Shwedagon: A site for Burmese nationalism, but a product of transnationalism.

‘Then, a golden mystery upheaved itself on the horizon – a beautiful winking wonder that blazed in the sun, of a shape that was neither Muslim dome nor Hindu temple spire… Under what new god, thought I, are we irrepressible English sitting now?’[1]


These words and their following remarks, written by Rudyard Kipling regarding his three-day visit to Rangoon, emphasise the role which the Shwedagon Pagoda played in the mind of the European in defining the Burmese and their landscape. Such a defining role is reflected in the prominence which the pagoda tends to take in the town’s postcards which I have seen, but the importance of the pagoda in defining Rangoon was not just a European construction but was also held by the Burmese themselves. For instance, it was at the Shwedagon that the rebellious students at Rangoon University set up a counter higher educational institution, simultaneously protesting the attempts by the British colonial government to impose imperialist ideas onto Burmese education and also their military occupation of this prominent Burmese symbol.[2]


However, reading Arthur Waldron’s “The Problem of the Great Wall of China”, his use of alternative historical narratives to question both the European construction and nationalist adoption of such architectural symbols influenced me to take another look at the history of the Shwedagon.[3] It is the South Entrance to the complex that intrigued me because it undertook such vast changes in appearance over the course of British rule, transforming from a traditional gate structure in the 1850s to a much more expressive representation of Mount Neru with a tower covered by a façade of nat figures and flanked either side by chinthes in the 1890s.[4] In the modern day, this sense of movement and life in the structure has been replaced by a more ordered and geometric representation of the pagoda’s mandala.[5] My readings following up on this matter have suggested that the dramatic changes to this entrance over its lifetime reflects more than just the changing nature of Burmese architecture or the political impact of British colonial rule.


Instead, an alternative explanation for this evolution was the introduction of the Shwedagon into a wider transnational culture of Buddhist architecture under British rule as more pilgrims from South and East Asia were able to travel, and donate, to the pagoda.
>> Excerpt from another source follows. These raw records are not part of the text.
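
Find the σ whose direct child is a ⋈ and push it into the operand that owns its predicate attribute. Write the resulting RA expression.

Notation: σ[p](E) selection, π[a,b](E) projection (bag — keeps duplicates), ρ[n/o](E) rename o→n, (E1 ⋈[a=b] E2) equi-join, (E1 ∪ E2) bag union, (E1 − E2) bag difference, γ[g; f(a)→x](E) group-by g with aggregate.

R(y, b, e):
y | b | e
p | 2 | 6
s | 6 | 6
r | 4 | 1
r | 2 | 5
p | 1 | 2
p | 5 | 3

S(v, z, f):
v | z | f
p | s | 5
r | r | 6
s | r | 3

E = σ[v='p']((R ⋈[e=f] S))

σ filters on v, owned by the right side.
E' = (R ⋈[e=f] σ[v='p'](S))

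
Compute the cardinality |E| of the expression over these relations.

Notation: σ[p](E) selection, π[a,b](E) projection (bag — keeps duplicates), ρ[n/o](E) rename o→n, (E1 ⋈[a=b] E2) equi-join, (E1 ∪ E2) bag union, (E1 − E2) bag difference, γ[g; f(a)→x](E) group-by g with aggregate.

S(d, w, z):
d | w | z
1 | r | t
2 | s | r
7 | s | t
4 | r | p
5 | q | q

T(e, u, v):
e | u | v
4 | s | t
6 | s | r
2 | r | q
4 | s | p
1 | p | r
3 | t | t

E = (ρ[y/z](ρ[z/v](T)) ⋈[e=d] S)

Subexpression sizes:
  T → 6
  ρ[z/v](T) → 6
  ρ[y/z](ρ[z/v](T)) → 6
  S → 5
  (ρ[y/z](ρ[z/v](T)) ⋈[e=d] S) → 4

|E| = 4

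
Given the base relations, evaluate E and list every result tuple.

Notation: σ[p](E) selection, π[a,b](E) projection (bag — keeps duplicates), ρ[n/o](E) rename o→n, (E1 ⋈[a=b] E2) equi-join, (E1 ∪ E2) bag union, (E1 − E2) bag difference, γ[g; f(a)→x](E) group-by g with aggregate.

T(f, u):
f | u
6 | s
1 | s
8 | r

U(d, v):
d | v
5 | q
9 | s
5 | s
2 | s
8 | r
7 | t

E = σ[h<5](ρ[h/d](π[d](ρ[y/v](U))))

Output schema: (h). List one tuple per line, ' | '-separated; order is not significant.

Per-node cardinality:
  U → 6
  ρ[y/v](U) → 6
  π[d](ρ[y/v](U)) → 6
  ρ[h/d](π[d](ρ[y/v](U))) → 6
  σ[h<5](ρ[h/d](π[d](ρ[y/v](U)))) → 1

== RESULT ==
h
2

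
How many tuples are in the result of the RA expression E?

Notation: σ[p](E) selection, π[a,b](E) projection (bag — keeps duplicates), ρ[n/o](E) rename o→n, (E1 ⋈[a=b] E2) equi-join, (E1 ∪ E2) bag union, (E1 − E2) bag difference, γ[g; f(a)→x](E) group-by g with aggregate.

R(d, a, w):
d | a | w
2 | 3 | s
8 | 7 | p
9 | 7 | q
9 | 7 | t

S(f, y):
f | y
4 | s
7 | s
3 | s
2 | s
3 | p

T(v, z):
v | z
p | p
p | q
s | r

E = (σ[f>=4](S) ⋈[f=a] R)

Stepwise |·|:
  S → 5
  σ[f>=4](S) → 2
  R → 4
  (σ[f>=4](S) ⋈[f=a] R) → 3

|E| = 3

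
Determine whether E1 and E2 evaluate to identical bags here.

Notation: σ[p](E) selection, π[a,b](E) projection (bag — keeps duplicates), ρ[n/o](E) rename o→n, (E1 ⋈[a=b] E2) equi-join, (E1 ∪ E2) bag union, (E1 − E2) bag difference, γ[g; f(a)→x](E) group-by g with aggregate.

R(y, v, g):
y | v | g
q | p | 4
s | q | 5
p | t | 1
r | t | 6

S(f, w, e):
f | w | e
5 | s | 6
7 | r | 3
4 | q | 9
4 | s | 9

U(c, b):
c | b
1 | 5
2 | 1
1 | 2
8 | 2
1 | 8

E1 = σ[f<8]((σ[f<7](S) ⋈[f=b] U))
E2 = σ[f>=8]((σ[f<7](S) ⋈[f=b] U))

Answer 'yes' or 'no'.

E1 per-node cardinality:
  S → 4
  σ[f<7](S) → 3
  U → 5
  (σ[f<7](S) ⋈[f=b] U) → 1
  σ[f<8]((σ[f<7](S) ⋈[f=b] U)) → 1
E2 per-node cardinality:
  S → 4
  σ[f<7](S) → 3
  U → 5
  (σ[f<7](S) ⋈[f=b] U) → 1
  σ[f>=8]((σ[f<7](S) ⋈[f=b] U)) → 0

E1 result:
f | w | e | c | b
5 | s | 6 | 1 | 5
E2 result:
f | w | e | c | b
(0 rows)
Witness: (5, 's', 6, 1, 5) appears 1× in E1 but 0× in E2.

no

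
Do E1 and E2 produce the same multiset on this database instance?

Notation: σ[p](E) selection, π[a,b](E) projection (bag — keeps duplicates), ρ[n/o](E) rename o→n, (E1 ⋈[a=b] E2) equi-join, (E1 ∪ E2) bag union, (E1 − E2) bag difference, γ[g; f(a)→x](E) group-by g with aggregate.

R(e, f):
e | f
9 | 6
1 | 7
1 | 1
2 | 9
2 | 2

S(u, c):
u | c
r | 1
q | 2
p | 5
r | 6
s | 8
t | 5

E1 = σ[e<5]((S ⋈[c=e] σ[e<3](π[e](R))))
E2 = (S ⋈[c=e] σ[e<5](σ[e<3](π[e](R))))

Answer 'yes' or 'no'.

E1 stepwise |·|:
  S → 6
  R → 5
  π[e](R) → 5
  σ[e<3](π[e](R)) → 4
  (S ⋈[c=e] σ[e<3](π[e](R))) → 4
  σ[e<5]((S ⋈[c=e] σ[e<3](π[e](R)))) → 4
E2 stepwise |·|:
  S → 6
  R → 5
  π[e](R) → 5
  σ[e<3](π[e](R)) → 4
  σ[e<5](σ[e<3](π[e](R))) → 4
  (S ⋈[c=e] σ[e<5](σ[e<3](π[e](R)))) → 4

E1 and E2 produce the same multiset:
u | c | e
q | 2 | 2
q | 2 | 2
r | 1 | 1
r | 1 | 1

yes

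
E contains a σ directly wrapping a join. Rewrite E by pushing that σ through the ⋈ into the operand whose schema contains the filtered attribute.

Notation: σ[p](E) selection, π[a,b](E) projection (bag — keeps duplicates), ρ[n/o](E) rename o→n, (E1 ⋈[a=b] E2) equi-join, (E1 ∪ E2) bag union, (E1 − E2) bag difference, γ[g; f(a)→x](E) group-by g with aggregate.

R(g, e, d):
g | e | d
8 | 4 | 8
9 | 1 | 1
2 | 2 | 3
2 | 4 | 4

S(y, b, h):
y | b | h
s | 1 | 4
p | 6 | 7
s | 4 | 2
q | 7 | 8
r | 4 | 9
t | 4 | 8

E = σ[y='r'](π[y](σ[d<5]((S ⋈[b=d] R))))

σ filters on d, owned by the right side.
E' = σ[y='r'](π[y]((S ⋈[b=d] σ[d<5](R))))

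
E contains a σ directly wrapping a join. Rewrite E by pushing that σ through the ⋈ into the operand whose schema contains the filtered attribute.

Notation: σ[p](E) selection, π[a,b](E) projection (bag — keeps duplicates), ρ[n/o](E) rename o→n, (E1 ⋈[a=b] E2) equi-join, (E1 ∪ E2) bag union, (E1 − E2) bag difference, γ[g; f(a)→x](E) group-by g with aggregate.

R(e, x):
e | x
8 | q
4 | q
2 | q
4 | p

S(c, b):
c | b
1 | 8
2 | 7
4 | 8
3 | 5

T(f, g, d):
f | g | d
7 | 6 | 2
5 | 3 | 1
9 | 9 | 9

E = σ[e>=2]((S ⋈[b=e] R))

σ filters on e, owned by the right side.
E' = (S ⋈[b=e] σ[e>=2](R))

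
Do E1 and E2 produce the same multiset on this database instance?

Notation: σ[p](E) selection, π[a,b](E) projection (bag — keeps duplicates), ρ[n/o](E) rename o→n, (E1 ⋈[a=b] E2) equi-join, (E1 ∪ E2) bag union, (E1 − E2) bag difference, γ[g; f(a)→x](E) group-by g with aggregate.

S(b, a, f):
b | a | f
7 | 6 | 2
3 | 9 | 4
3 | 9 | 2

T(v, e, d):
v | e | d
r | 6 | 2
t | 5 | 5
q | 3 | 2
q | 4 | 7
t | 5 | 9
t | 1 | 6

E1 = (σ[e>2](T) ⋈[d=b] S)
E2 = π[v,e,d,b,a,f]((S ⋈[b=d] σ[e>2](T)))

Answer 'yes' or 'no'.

E1 row counts bottom-up:
  T → 6
  σ[e>2](T) → 5
  S → 3
  (σ[e>2](T) ⋈[d=b] S) → 1
E2 row counts bottom-up:
  S → 3
  T → 6
  σ[e>2](T) → 5
  (S ⋈[b=d] σ[e>2](T)) → 1
  π[v,e,d,b,a,f]((S ⋈[b=d] σ[e>2](T))) → 1

E1 and E2 produce the same multiset:
v | e | d | b | a | f
q | 4 | 7 | 7 | 6 | 2

yes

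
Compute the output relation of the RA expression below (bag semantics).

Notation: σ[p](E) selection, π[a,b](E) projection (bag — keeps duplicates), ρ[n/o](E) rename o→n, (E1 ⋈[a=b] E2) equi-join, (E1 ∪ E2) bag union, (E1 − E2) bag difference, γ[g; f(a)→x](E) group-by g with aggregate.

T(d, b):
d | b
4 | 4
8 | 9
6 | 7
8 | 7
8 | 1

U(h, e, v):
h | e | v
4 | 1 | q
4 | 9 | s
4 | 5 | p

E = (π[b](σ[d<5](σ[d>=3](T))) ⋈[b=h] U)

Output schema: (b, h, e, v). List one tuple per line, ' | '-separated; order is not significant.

Row counts bottom-up:
  T → 5
  σ[d>=3](T) → 5
  σ[d<5](σ[d>=3](T)) → 1
  π[b](σ[d<5](σ[d>=3](T))) → 1
  U → 3
  (π[b](σ[d<5](σ[d>=3](T))) ⋈[b=h] U) → 3

== RESULT ==
b | h | e | v
4 | 4 | 1 | q
4 | 4 | 5 | p
4 | 4 | 9 | s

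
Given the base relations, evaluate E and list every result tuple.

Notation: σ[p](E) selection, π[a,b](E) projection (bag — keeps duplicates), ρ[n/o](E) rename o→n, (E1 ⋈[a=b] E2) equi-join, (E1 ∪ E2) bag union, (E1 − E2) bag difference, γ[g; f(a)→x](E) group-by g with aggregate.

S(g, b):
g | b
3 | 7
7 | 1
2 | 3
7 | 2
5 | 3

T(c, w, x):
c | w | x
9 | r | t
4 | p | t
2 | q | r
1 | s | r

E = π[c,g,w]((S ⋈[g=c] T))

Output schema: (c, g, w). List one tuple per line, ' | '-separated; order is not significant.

Subexpression sizes:
  S → 5
  T → 4
  (S ⋈[g=c] T) → 1
  π[c,g,w]((S ⋈[g=c] T)) → 1

== RESULT ==
c | g | w
2 | 2 | q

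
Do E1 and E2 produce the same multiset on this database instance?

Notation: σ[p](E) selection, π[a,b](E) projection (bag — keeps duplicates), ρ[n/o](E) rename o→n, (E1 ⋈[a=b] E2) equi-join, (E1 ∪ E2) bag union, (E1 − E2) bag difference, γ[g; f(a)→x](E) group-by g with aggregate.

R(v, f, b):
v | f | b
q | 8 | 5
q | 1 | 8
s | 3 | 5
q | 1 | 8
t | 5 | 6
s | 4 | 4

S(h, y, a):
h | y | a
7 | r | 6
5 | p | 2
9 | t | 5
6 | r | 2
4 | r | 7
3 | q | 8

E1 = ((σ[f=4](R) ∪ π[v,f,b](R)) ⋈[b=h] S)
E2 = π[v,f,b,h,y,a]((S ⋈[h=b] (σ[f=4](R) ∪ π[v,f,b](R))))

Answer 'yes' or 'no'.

E1 stepwise |·|:
  R → 6
  σ[f=4](R) → 1
  R → 6
  π[v,f,b](R) → 6
  (σ[f=4](R) ∪ π[v,f,b](R)) → 7
  S → 6
  ((σ[f=4](R) ∪ π[v,f,b](R)) ⋈[b=h] S) → 5
E2 stepwise |·|:
  S → 6
  R → 6
  σ[f=4](R) → 1
  R → 6
  π[v,f,b](R) → 6
  (σ[f=4](R) ∪ π[v,f,b](R)) → 7
  (S ⋈[h=b] (σ[f=4](R) ∪ π[v,f,b](R))) → 5
  π[v,f,b,h,y,a]((S ⋈[h=b] (σ[f=4](R) ∪ π[v,f,b](R)))) → 5

E1 and E2 produce the same multiset:
v | f | b | h | y | a
q | 8 | 5 | 5 | p | 2
s | 3 | 5 | 5 | p | 2
s | 4 | 4 | 4 | r | 7
s | 4 | 4 | 4 | r | 7
t | 5 | 6 | 6 | r | 2

yes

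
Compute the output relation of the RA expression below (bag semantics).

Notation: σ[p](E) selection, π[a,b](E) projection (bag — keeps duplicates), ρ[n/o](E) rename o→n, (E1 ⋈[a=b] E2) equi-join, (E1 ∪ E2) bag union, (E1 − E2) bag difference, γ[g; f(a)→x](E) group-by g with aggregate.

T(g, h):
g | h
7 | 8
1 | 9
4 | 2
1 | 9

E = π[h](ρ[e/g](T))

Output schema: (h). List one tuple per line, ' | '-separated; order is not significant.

Subexpression sizes:
  T → 4
  ρ[e/g](T) → 4
  π[h](ρ[e/g](T)) → 4

== RESULT ==
h
2
8
9
9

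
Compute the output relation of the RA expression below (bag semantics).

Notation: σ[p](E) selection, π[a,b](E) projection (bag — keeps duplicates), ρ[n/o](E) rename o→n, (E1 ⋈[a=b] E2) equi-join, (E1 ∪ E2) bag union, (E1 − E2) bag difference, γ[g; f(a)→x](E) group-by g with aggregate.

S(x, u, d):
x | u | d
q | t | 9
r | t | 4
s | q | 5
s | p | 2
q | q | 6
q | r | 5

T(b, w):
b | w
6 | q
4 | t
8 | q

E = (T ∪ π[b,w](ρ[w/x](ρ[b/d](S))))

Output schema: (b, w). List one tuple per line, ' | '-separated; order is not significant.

Subexpression sizes:
  T → 3
  S → 6
  ρ[b/d](S) → 6
  ρ[w/x](ρ[b/d](S)) → 6
  π[b,w](ρ[w/x](ρ[b/d](S))) → 6
  (T ∪ π[b,w](ρ[w/x](ρ[b/d](S)))) → 9

== RESULT ==
b | w
2 | s
4 | r
4 | t
5 | q
5 | s
6 | q
6 | q
8 | q
9 | q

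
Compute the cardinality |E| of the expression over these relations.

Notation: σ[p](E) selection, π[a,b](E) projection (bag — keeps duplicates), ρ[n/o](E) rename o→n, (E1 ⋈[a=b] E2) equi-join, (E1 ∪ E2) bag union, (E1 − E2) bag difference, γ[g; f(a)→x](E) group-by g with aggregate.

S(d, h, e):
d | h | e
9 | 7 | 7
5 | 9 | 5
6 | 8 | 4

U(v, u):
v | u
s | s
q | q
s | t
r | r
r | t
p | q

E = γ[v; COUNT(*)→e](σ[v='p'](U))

Row counts bottom-up:
  U → 6
  σ[v='p'](U) → 1
  γ[v; COUNT(*)→e](σ[v='p'](U)) → 1

|E| = 1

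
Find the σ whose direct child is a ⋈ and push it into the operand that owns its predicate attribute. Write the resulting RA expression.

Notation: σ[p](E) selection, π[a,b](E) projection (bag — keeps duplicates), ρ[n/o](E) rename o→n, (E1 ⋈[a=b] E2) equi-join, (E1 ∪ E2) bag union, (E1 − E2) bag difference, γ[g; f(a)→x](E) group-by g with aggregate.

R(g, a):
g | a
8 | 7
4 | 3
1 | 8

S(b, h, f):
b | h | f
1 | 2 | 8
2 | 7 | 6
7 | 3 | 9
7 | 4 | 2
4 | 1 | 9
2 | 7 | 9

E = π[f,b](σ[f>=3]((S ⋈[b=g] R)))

σ filters on f, owned by the left side.
E' = π[f,b]((σ[f>=3](S) ⋈[b=g] R))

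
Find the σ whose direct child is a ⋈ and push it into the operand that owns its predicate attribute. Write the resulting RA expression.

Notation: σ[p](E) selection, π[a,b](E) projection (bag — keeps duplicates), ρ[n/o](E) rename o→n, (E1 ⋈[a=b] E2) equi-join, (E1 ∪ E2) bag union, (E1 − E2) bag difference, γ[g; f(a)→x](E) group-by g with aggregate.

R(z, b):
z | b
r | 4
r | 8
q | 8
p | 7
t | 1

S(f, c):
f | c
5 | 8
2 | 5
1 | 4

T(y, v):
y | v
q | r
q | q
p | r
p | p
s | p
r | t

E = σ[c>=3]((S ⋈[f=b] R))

σ filters on c, owned by the left side.
E' = (σ[c>=3](S) ⋈[f=b] R)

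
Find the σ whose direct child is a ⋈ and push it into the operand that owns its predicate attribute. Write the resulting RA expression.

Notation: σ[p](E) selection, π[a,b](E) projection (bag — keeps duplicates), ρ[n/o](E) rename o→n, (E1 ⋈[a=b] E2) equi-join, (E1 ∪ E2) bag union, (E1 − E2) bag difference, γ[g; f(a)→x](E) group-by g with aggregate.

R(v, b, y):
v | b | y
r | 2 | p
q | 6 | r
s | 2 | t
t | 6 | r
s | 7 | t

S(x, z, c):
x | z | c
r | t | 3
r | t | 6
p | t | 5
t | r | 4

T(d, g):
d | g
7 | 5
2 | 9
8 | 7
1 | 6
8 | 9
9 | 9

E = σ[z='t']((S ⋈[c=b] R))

σ filters on z, owned by the left side.
E' = (σ[z='t'](S) ⋈[c=b] R)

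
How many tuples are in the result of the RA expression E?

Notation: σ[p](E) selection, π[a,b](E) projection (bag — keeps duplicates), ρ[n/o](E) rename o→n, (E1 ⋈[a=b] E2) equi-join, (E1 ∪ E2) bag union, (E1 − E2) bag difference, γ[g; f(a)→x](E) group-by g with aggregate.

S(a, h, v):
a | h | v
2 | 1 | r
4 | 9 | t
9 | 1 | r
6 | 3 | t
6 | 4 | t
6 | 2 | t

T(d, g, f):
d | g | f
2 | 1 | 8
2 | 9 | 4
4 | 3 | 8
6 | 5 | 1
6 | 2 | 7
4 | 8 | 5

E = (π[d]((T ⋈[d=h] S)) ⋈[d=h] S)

Per-node cardinality:
  T → 6
  S → 6
  (T ⋈[d=h] S) → 4
  π[d]((T ⋈[d=h] S)) → 4
  S → 6
  (π[d]((T ⋈[d=h] S)) ⋈[d=h] S) → 4

|E| = 4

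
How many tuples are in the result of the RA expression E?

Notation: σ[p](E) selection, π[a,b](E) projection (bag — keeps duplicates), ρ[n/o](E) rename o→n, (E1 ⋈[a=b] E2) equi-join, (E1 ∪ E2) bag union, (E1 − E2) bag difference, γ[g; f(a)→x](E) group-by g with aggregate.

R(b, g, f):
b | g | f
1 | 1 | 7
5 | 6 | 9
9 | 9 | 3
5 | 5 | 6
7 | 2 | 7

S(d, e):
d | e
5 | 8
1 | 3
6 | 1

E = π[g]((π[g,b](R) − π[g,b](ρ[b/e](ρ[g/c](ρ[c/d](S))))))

Subexpression sizes:
  R → 5
  π[g,b](R) → 5
  S → 3
  ρ[c/d](S) → 3
  ρ[g/c](ρ[c/d](S)) → 3
  ρ[b/e](ρ[g/c](ρ[c/d](S))) → 3
  π[g,b](ρ[b/e](ρ[g/c](ρ[c/d](S)))) → 3
  (π[g,b](R) − π[g,b](ρ[b/e](ρ[g/c](ρ[c/d](S))))) → 5
  π[g]((π[g,b](R) − π[g,b](ρ[b/e](ρ[g/c](ρ[c/d](S)))))) → 5

|E| = 5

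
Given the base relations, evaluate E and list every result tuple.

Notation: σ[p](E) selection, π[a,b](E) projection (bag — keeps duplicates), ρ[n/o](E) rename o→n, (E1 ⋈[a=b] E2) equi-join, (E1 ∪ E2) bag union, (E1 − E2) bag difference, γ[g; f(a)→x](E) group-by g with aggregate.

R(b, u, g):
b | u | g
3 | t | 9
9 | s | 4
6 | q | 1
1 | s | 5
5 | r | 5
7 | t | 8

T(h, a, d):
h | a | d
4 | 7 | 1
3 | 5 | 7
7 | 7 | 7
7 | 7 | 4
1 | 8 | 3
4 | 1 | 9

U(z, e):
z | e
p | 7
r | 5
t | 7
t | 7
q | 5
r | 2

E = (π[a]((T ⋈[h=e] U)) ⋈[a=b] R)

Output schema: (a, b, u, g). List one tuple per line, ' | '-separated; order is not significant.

Per-node cardinality:
  T → 6
  U → 6
  (T ⋈[h=e] U) → 6
  π[a]((T ⋈[h=e] U)) → 6
  R → 6
  (π[a]((T ⋈[h=e] U)) ⋈[a=b] R) → 6

== RESULT ==
a | b | u | g
7 | 7 | t | 8
7 | 7 | t | 8
7 | 7 | t | 8
7 | 7 | t | 8
7 | 7 | t | 8
7 | 7 | t | 8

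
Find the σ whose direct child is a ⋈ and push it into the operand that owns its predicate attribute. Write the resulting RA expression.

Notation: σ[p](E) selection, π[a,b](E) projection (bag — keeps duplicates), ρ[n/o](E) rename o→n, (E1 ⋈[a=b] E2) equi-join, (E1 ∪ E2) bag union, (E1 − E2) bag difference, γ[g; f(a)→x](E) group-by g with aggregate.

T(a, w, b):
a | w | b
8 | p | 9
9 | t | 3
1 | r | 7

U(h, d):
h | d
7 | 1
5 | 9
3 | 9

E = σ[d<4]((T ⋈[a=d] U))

σ filters on d, owned by the right side.
E' = (T ⋈[a=d] σ[d<4](U))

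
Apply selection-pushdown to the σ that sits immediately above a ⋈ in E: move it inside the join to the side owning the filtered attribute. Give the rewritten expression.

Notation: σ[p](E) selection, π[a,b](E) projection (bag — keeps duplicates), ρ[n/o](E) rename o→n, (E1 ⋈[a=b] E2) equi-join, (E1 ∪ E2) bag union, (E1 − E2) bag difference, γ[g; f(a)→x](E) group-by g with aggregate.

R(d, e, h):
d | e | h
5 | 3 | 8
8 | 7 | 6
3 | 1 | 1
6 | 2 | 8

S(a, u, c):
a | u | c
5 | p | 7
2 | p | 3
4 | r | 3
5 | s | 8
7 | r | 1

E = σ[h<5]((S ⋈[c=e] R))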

It is this transnational nature that has granted the pagoda UNESCO World Heritage status, but the development of the South Entrance is a physical manifestation of this.[6] As Elizabeth Howard-Moore argues, the architecture of the south entrance, as well as the rest of the pagoda, diverged from the original traditional Burmese style as it began to reflect wider Buddhist architectural styles, the introduction of the chinthes and the Bengali roofing between the 1850s-1890s being a part of this new artistic input.[7] Such a narrative of this site cannot be found in Burmese or British sources at the time, as both of them claim that the Shwedagon represented the Burmese people in one way or another, but it is only through analysing the photographs of structures such as the south entrance that allows us to see that a more complicated history of cultural input is at play here, and by identifying the transnational nature of the site’s architecture we can start to look at other transnational connections between Burma and the rest of the Buddhist world.

[1] Rudyard Kipling, From Sea to Sea: Letters of Travel (New York, 1899; 2010), <> [accessed: 27/02/22], 203.

[2] Carol Ann Boshier, Mapping Cultural Nationalism: The Scholars of the Burma Research Society, 1910-1935 (Copenhagen, 2018), 233-234.

[3] Arthur N. Waldron, “The Problem of the Great Wall of China”, Harvard Journal of Asiatic Studies, 43: 2 (1983), 643-663.

[4] “Shwedagon, South Entrance”, Yangon Time Machine, <> [accessed: 27/02/22].

[5] Ibid.

[6] “Shwedagon Pagoda on Singuttara Hill”, UNESCO, <> [accessed: 27/02/22].

[7] Elizabeth Howard-Moore, “Patronage and Place: The Shwedagon in Times of Change”, Buddhism Across Asia: Networks of Material, Intellectual and Cultural Exchange, Vol. 1, ed. Tansen Sen (Singapore, 2014), 386.